The Greek noun aphedron is a term for latrine.

The word occurs twice in the New Testament (Matthew 15:17, Mark 7:19) and was unknown in classical texts. The Vulgate rendered the term secessus, latrine. Wycliffe avoided the reference to a privy with "and beneath it goeth out," while Martin Luther translated the word as natürliche Gang ("natural course"), though Tyndale's "and goeth out into the draught" is more clear. Perhaps due in part to Luther's "natural course," various 18th and 19th Century scholars assumed it was a euphemism for the human bowel. However the discovery and publication of an inscription at Pergamon confirmed that the word does, as per Latin secessus, in fact mean latrine.

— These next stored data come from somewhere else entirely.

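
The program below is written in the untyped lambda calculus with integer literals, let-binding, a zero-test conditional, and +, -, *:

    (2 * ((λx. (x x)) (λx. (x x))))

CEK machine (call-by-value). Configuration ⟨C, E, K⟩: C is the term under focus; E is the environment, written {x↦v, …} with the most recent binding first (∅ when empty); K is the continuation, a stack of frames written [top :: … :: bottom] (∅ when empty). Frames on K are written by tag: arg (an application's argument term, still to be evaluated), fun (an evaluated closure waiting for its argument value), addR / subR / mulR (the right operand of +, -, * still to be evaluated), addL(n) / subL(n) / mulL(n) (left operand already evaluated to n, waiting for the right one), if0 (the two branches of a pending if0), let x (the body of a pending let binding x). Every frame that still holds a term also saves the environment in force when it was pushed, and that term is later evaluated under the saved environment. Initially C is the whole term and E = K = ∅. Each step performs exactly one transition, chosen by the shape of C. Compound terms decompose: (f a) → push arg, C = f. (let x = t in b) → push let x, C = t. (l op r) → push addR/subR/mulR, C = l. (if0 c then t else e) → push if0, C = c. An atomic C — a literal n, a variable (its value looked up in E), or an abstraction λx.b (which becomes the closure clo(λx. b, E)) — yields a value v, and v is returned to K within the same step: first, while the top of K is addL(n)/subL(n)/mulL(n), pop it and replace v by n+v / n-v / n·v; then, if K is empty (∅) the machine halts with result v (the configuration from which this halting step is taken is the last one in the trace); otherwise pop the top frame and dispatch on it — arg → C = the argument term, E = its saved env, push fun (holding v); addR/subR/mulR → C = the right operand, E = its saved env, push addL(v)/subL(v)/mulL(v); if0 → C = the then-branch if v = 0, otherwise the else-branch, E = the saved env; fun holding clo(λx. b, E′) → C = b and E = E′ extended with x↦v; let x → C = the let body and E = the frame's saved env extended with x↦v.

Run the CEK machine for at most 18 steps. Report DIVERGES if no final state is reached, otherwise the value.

t=0: [C=(2 * ((λx. (x x)) (λx. (x x)))) | E=∅ | K=∅]
t=1: [C=2 | E=∅ | K=[mulR]]
t=2: [C=((λx. (x x)) (λx. (x x))) | E=∅ | K=[mulL(2)]]
t=3: [C=(λx. (x x)) | E=∅ | K=[arg :: mulL(2)]]
t=4: [C=(λx. (x x)) | E=∅ | K=[fun :: mulL(2)]]
t=5: [C=(x x) | E={x↦clo(λx. (x x), ∅)} | K=[mulL(2)]]
t=6: [C=x | E={x↦clo(λx. (x x), ∅)} | K=[arg :: mulL(2)]]
t=7: [C=x | E={x↦clo(λx. (x x), ∅)} | K=[fun :: mulL(2)]]
… configuration repeats with period 3 (steps 5–7 recur indefinitely) …

Answer: DIVERGES (no final state within 18 steps)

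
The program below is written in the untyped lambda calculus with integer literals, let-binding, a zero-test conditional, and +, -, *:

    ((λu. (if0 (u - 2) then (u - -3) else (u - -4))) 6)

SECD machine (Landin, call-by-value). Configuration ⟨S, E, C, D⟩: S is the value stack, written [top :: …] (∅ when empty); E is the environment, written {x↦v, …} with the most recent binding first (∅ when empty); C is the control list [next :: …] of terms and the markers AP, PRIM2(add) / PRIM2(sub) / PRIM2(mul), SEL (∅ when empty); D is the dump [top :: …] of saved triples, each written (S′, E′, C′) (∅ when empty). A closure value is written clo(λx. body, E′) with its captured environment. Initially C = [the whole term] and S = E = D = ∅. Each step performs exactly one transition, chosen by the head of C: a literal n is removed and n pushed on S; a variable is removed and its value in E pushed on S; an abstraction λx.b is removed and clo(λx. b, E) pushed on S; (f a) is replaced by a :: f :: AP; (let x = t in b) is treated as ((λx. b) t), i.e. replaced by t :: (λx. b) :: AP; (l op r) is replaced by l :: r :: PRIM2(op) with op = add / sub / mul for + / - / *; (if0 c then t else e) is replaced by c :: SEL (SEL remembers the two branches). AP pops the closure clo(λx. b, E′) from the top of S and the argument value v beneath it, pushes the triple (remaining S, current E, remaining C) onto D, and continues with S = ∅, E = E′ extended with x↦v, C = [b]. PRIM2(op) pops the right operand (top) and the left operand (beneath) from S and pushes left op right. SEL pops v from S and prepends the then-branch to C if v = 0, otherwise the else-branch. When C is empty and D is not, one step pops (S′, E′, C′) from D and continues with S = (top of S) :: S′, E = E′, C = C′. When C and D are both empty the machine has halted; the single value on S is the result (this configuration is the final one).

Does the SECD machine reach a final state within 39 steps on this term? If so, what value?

Answer: 10

Derivation:
[0] ⟨S=∅; E=∅; C=[((λu. (if0 (u - 2) then (u - -3) else (u - -4))) 6)]; D=∅⟩
[1] ⟨S=∅; E=∅; C=[6 :: (λu. (if0 (u - 2) then (u - -3) else (u - -4))) :: AP]; D=∅⟩
[2] ⟨S=[6]; E=∅; C=[(λu. (if0 (u - 2) then (u - -3) else (u - -4))) :: AP]; D=∅⟩
[3] ⟨S=[clo(λu. (if0 (u - 2) then (u - -3) else (u - -4)), ∅) :: 6]; E=∅; C=[AP]; D=∅⟩
[4] ⟨S=∅; E={u↦6}; C=[(if0 (u - 2) then (u - -3) else (u - -4))]; D=[(∅, ∅, ∅)]⟩
[5] ⟨S=∅; E={u↦6}; C=[(u - 2) :: SEL]; D=[(∅, ∅, ∅)]⟩
[6] ⟨S=∅; E={u↦6}; C=[u :: 2 :: PRIM2(sub) :: SEL]; D=[(∅, ∅, ∅)]⟩
[7] ⟨S=[6]; E={u↦6}; C=[2 :: PRIM2(sub) :: SEL]; D=[(∅, ∅, ∅)]⟩
[8] ⟨S=[2 :: 6]; E={u↦6}; C=[PRIM2(sub) :: SEL]; D=[(∅, ∅, ∅)]⟩
[9] ⟨S=[4]; E={u↦6}; C=[SEL]; D=[(∅, ∅, ∅)]⟩
[10] ⟨S=∅; E={u↦6}; C=[(u - -4)]; D=[(∅, ∅, ∅)]⟩
[11] ⟨S=∅; E={u↦6}; C=[u :: -4 :: PRIM2(sub)]; D=[(∅, ∅, ∅)]⟩
[12] ⟨S=[6]; E={u↦6}; C=[-4 :: PRIM2(sub)]; D=[(∅, ∅, ∅)]⟩
[13] ⟨S=[-4 :: 6]; E={u↦6}; C=[PRIM2(sub)]; D=[(∅, ∅, ∅)]⟩
[14] ⟨S=[10]; E={u↦6}; C=∅; D=[(∅, ∅, ∅)]⟩
[15] ⟨S=[10]; E=∅; C=∅; D=∅⟩
→ final value 10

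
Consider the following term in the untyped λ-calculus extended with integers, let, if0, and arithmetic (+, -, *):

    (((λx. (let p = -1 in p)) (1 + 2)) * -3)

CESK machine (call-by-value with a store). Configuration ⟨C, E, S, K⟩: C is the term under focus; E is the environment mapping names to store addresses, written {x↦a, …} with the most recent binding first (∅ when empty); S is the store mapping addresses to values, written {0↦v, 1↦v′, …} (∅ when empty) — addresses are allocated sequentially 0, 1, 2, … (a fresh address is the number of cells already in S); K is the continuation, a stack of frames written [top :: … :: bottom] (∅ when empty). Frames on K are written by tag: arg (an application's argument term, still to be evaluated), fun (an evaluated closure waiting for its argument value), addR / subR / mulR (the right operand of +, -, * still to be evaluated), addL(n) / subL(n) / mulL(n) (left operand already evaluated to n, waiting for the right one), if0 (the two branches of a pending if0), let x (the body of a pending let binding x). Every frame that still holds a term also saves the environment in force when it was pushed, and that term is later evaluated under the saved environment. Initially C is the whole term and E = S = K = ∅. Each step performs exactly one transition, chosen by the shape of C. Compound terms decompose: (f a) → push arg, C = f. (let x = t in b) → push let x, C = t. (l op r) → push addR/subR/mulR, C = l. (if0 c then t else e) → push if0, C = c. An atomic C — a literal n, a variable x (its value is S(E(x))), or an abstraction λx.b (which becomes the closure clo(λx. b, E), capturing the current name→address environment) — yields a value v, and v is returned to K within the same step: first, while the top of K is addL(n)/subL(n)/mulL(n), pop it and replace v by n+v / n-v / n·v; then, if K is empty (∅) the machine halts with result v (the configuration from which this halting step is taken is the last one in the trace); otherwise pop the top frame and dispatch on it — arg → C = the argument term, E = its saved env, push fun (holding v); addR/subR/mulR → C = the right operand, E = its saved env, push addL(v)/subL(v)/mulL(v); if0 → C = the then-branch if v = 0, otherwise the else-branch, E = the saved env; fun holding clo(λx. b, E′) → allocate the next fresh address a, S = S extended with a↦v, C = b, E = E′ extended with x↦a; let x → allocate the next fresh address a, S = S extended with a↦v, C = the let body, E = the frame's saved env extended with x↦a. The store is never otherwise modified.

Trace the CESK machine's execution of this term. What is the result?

step 0: [C=(((λx. (let p = -1 in p)) (1 + 2)) * -3) | E=∅ | S=∅ | K=∅]
step 1: [C=((λx. (let p = -1 in p)) (1 + 2)) | E=∅ | S=∅ | K=[mulR]]
step 2: [C=(λx. (let p = -1 in p)) | E=∅ | S=∅ | K=[arg :: mulR]]
step 3: [C=(1 + 2) | E=∅ | S=∅ | K=[fun :: mulR]]
step 4: [C=1 | E=∅ | S=∅ | K=[addR :: fun :: mulR]]
step 5: [C=2 | E=∅ | S=∅ | K=[addL(1) :: fun :: mulR]]
step 6: [C=(let p = -1 in p) | E={x↦0} | S={0↦3} | K=[mulR]]
step 7: [C=-1 | E={x↦0} | S={0↦3} | K=[let p :: mulR]]
step 8: [C=p | E={p↦1, x↦0} | S={0↦3, 1↦-1} | K=[mulR]]
step 9: [C=-3 | E=∅ | S={0↦3, 1↦-1} | K=[mulL(-1)]]
→ final value 3

Answer: 3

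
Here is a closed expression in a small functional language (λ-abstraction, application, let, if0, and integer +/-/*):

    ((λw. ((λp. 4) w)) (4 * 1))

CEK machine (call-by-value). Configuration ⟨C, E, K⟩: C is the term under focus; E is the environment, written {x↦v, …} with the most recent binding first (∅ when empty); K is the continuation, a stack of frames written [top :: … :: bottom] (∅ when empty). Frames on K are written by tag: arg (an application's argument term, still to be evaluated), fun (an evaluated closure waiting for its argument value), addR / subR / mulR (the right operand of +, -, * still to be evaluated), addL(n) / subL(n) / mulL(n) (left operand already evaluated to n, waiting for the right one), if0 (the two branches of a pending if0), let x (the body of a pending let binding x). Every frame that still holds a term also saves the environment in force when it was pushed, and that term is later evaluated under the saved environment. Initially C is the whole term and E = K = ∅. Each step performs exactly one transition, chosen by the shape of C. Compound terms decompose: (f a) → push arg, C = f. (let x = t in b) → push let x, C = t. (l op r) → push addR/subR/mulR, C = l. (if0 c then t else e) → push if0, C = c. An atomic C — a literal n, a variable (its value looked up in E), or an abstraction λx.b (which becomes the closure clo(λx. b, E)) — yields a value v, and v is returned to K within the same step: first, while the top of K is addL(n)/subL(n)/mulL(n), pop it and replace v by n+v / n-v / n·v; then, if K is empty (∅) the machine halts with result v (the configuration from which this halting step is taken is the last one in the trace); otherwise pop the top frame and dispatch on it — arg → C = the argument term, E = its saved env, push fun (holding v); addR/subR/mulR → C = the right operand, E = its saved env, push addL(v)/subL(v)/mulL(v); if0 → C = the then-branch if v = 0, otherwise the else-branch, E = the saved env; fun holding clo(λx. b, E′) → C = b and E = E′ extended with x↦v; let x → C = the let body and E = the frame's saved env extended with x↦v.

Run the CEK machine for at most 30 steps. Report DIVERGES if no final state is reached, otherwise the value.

Answer: 4

Execution trace:
[0] [C=((λw. ((λp. 4) w)) (4 * 1)) | E=∅ | K=∅]
[1] [C=(λw. ((λp. 4) w)) | E=∅ | K=[arg]]
[2] [C=(4 * 1) | E=∅ | K=[fun]]
[3] [C=4 | E=∅ | K=[mulR :: fun]]
[4] [C=1 | E=∅ | K=[mulL(4) :: fun]]
[5] [C=((λp. 4) w) | E={w↦4} | K=∅]
[6] [C=(λp. 4) | E={w↦4} | K=[arg]]
[7] [C=w | E={w↦4} | K=[fun]]
[8] [C=4 | E={p↦4, w↦4} | K=∅]
→ final value 4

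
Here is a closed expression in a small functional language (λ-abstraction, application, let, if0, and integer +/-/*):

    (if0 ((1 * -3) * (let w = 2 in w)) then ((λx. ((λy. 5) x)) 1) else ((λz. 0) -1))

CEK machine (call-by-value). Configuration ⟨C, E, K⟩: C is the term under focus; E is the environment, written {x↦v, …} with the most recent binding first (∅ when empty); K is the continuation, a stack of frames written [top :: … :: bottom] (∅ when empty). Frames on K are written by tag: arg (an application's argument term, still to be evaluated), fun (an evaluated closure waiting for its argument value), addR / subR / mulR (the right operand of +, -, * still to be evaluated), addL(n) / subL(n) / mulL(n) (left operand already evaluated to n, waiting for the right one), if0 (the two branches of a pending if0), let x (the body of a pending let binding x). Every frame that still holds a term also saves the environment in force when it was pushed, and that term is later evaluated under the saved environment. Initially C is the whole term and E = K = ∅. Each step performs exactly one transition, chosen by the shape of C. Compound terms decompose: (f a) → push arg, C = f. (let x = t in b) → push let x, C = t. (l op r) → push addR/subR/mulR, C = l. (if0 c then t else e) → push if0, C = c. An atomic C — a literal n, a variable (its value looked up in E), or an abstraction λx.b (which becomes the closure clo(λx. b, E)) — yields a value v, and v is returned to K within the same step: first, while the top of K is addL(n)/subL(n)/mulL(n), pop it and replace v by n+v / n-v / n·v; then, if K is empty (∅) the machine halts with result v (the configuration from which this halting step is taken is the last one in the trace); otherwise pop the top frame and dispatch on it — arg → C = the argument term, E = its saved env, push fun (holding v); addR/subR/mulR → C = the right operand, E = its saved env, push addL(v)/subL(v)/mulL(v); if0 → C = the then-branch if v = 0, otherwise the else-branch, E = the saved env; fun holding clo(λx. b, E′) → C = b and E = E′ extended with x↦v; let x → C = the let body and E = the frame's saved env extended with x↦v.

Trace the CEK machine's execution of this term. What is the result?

[0] <C=(if0 ((1 * -3) * (let w = 2 in w)) then ((λx. ((λy. 5) x)) 1) else ((λz. 0) -1)), E=∅, K=∅>
[1] <C=((1 * -3) * (let w = 2 in w)), E=∅, K=[if0]>
[2] <C=(1 * -3), E=∅, K=[mulR :: if0]>
[3] <C=1, E=∅, K=[mulR :: mulR :: if0]>
[4] <C=-3, E=∅, K=[mulL(1) :: mulR :: if0]>
[5] <C=(let w = 2 in w), E=∅, K=[mulL(-3) :: if0]>
[6] <C=2, E=∅, K=[let w :: mulL(-3) :: if0]>
[7] <C=w, E={w↦2}, K=[mulL(-3) :: if0]>
[8] <C=((λz. 0) -1), E=∅, K=∅>
[9] <C=(λz. 0), E=∅, K=[arg]>
[10] <C=-1, E=∅, K=[fun]>
[11] <C=0, E={z↦-1}, K=∅>
→ final value 0

Answer: 0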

Further the Mark 7:19 verse says "out into the afedron, cleaning all meats" which makes no sense if the meat is still lodged in the lower intestine.

Inscription 
The following is a transcription and translation of the relevant text from Lex de astynomis Pergamenorum ("Law of the town clerks of Pergamon") following the Greek text as published by Klaffenbach (1954).

483.220 ΑΦΕΔΡΩΝΩΝ = Concerning privies.
ΟΙ ΑΣΤΥΝΟΜΟΙ = the town clerks ΕΠΙΜΕΛΕΙΑΝ = care (f.acc.) ΠΟΙΕΙΣΘΩΣΑΝ = shall make ΤΩΝ ΤΕ = of the ΔΗΜΟΣΙΩΝ = public ΑΦΕΔΡΩΝΩΝ = privies, ΚΑΙ ΤΩΝ = and of ΕΞ ΑΥΤΩΝ = out of them ΥΠΟΝΟΜΩΝ = sewers pl. ΚΑΙ ΕΑΝ = and if ΤΙΝΕΣ = some ΜΗ ΣΤΕΓΝΟΙ = not covers/lids pl. ΥΠΑΡΧΩΣΙΝ = already in existence ΚΑΙ ΤΩΝ.... = and of.... (text broken)

Translation: Concerning WCs. The town clerks shall maintain the public WCs and their outpipes. And if some of them are not covered and of them... (text broken).